IL THRILLER DI WOODY ALLEN RISPECCHIA LA SUA DOPPIA ANIMA, INQUIETA E MERAVIGLISAMENTE CINICA
Premetto che non amo l’opera, specie nella sua veste da grande schermo. Ma l’impresa con cui Woody Allen si rimette in gioco è la sublimazione cinematografica di un atto teatrale elegante e raffinato, contemporaneo è al tempo stesso eternamente antico. Prendendo spunto dalla Carmen di Bizet e dall’opera drammaturgica italiana, sottolineata da un’accurata ed incalzante scelta musicale, Allen concede nuove prospettive alla sua lunghissima carriera, allontanandosi dagli standard della commedia che l’hanno reso famoso.
Lontano da casa, l’amata New York, Allen per il suo trentacinquesimo film da regista, il secondo consecutivo solo dietro la macchina da presa dopo “Melinda e Melinda”, sterza bruscamente, passando da una comicità fatta di dialoghi pungenti, alla tragedia rivista in chiave espressivamente visiva. Niente è così esplicativo quanto il titolo, che richiama al punto (tennistico) in un’intensa tragica partita sentimentale. Dove l’amore è sacrificato per la menzogna e l’agiatezza di routine.
Chris Wilton (glaciale nel suo fascino distaccato, l’irlandese Jonathan Ryes-Myers), preparato maestro di tennis nei circoli altolocati, incontra il ricco Tom, che gli presenta la sorella Chloe, introducendolo ai piani alti della borghesia londinese. La turbolenta entrata di Nola (una Scarlett Johansson, a cui dona il bianco, davvero troppo seducente), nella sua vita divenuta ormai una scalata sociale, provoca in lui un desiderio incontrollabile. Fino a quando, costretto a scegliere tra la passione e la tranquilla sicurezza domestica, sarà portato a compiere la più subdola delle azioni.
“Bisogna imparare a nascondere lo sporco sotto al tappeto – afferma Chris – altrimenti se ne viene travolti”. E’ il preludio all’imprevedibilità dell’agire umano, implicato in mille sfaccettature, nessuna mai uguale all’altra. L’impatto emotivo che la pellicola ha immediatamente sullo spettatore denota la volontà di Woody di ricercare nella complessità dell’animo umano ogni possibile sfumatura, ora variando i temi sul dilemma, ora sull’inganno, per vedere sino a che punto un uomo si può spingere nelle sue convinzioni ed accettare le conseguenze delle proprie azioni.

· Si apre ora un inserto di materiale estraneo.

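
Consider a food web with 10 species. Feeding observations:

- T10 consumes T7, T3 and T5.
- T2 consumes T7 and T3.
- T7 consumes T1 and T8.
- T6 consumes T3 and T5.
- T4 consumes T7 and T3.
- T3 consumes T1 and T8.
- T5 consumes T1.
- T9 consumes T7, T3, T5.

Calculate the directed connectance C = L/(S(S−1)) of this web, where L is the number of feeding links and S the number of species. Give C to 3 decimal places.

C = 0.189

The web has S = 10 species and L = 17 feeding links.
C = L / (S(S−1)) = 17 / 90 = 0.1889 ≈ 0.189.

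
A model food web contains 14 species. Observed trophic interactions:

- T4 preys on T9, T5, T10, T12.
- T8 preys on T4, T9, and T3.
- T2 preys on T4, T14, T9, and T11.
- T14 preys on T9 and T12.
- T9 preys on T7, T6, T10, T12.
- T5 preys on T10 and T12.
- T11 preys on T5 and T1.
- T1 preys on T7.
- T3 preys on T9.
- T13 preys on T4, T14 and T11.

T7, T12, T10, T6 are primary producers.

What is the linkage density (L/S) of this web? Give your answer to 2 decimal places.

L/S = 1.86

There are L = 26 links among S = 14 species.
L/S = 26/14 = 1.8571 ≈ 1.86.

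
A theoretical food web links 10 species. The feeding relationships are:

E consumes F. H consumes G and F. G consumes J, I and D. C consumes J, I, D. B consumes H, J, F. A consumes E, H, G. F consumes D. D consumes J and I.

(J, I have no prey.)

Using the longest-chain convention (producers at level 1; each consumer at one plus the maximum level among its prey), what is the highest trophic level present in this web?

5

Producers (level 1): J, I.
J → D → G → H → A gives A level 5.
No species has a prey at level 5, so no species reaches level 6.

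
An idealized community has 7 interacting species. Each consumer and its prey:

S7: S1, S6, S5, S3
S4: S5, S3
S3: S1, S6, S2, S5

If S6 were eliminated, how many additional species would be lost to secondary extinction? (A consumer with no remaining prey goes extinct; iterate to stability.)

0

Remove S6.
Every predator of it retains at least one other prey: S3 still has S1, S2, S5; S7 still has S1, S5, S3.
No consumer loses all prey, so no secondary extinctions occur.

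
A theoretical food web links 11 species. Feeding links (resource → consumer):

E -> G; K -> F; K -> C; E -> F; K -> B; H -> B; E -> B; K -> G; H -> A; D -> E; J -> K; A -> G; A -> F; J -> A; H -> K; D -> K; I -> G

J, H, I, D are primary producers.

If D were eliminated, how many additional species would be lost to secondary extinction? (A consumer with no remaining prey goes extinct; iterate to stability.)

Remove D.
Round 1: E (all prey gone) → extinct.
No further losses. Total secondary extinctions: 1.

1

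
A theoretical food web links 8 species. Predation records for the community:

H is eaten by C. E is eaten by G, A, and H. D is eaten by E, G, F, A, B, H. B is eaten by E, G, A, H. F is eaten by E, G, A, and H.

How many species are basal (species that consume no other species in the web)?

1

Basal species (no prey listed): D.
Count: 1.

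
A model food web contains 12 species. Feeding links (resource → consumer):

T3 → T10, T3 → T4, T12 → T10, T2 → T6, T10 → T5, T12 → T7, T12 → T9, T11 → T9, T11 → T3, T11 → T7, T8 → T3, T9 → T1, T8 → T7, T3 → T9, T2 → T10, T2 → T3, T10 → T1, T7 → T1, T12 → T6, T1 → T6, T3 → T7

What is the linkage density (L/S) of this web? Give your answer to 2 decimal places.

There are L = 21 links among S = 12 species.
L/S = 21/12 = 1.7500 ≈ 1.75.

L/S = 1.75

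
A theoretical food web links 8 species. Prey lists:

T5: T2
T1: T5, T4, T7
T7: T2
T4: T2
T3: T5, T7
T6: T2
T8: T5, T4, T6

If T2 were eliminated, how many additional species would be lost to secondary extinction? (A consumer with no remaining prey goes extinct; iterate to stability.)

Remove T2.
Round 1: T5 (all prey gone), T4 (all prey gone), T7 (all prey gone), T6 (all prey gone) → extinct.
Round 2: T3 (all prey gone), T8 (all prey gone), T1 (all prey gone) → extinct.
No further losses. Total secondary extinctions: 7.

7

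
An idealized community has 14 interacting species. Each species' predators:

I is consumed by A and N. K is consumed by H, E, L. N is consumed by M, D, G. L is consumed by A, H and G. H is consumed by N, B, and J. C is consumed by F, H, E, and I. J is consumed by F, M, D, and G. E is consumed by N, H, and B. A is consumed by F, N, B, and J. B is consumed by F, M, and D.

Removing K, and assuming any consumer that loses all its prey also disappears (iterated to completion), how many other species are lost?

1

Remove K.
Round 1: L (all prey gone) → extinct.
No further losses. Total secondary extinctions: 1.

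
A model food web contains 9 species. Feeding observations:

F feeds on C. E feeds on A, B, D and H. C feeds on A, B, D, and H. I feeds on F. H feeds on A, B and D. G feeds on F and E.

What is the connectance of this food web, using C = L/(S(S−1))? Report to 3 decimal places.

The web has S = 9 species and L = 15 feeding links.
C = L / (S(S−1)) = 15 / 72 = 0.2083 ≈ 0.208.

C = 0.208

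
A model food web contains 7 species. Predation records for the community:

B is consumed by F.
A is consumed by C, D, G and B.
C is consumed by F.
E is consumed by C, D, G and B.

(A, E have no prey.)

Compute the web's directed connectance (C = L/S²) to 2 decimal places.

C = 0.20

The web has S = 7 species and L = 10 feeding links.
C = L / S² = 10 / 49 = 0.2041 ≈ 0.20.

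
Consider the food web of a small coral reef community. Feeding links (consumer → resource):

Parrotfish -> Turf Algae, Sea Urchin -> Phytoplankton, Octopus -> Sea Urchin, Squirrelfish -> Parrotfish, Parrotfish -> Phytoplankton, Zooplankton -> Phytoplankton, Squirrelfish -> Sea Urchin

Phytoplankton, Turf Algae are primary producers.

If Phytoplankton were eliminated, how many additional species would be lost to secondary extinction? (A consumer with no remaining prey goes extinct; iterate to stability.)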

Il ritmo serrato e l’alone di malessere con cui i protagonisti sono costretti a convivere è ciò per cui “Match Point” può accostarsi ad un’opera enfatica, dove l’intreccio narrativo passa in secondo piano rispetto all’eleganza estetica delle immagini. In particolare nel soffermarsi spesso sulle inquadrature dei volti e della città, entrambi componenti cardine del racconto ed espressione della comunicabilità del regista.
“Match Point” è un film che scorre liscio nelle sue due ore, analizzando nel profondo la psicologia dei protagonisti, in particolare di Chris, il quale incarna le convinzioni di una società in cui viviamo e di cui, se inaspettatamente privi, siamo pronti a difendere la spontaneità, anche irrazionalmente. In questo suo ultimo lavoro, Allen ritrova la verve di un tempo e, passando dal noir sofisticato al dramma, confeziona un piccolo gioiello che non annoia mai e che nel finale pone il pubblico su un piano emotivamente critico, senza lasciargli il tempo di ottenere in compenso una motivazione.
“Match Point” ammalia per la sua storia improvvisamente vera e per la sua visione caustica dello scorrer del tempo, dove la fortuna di Chris si mescola ai fantasmi del rimorso, un insieme che non disturba affatto il settantenne occhialuto regista, anzi rappresenta la dimostrazione che è capace di sorprenderci ancora.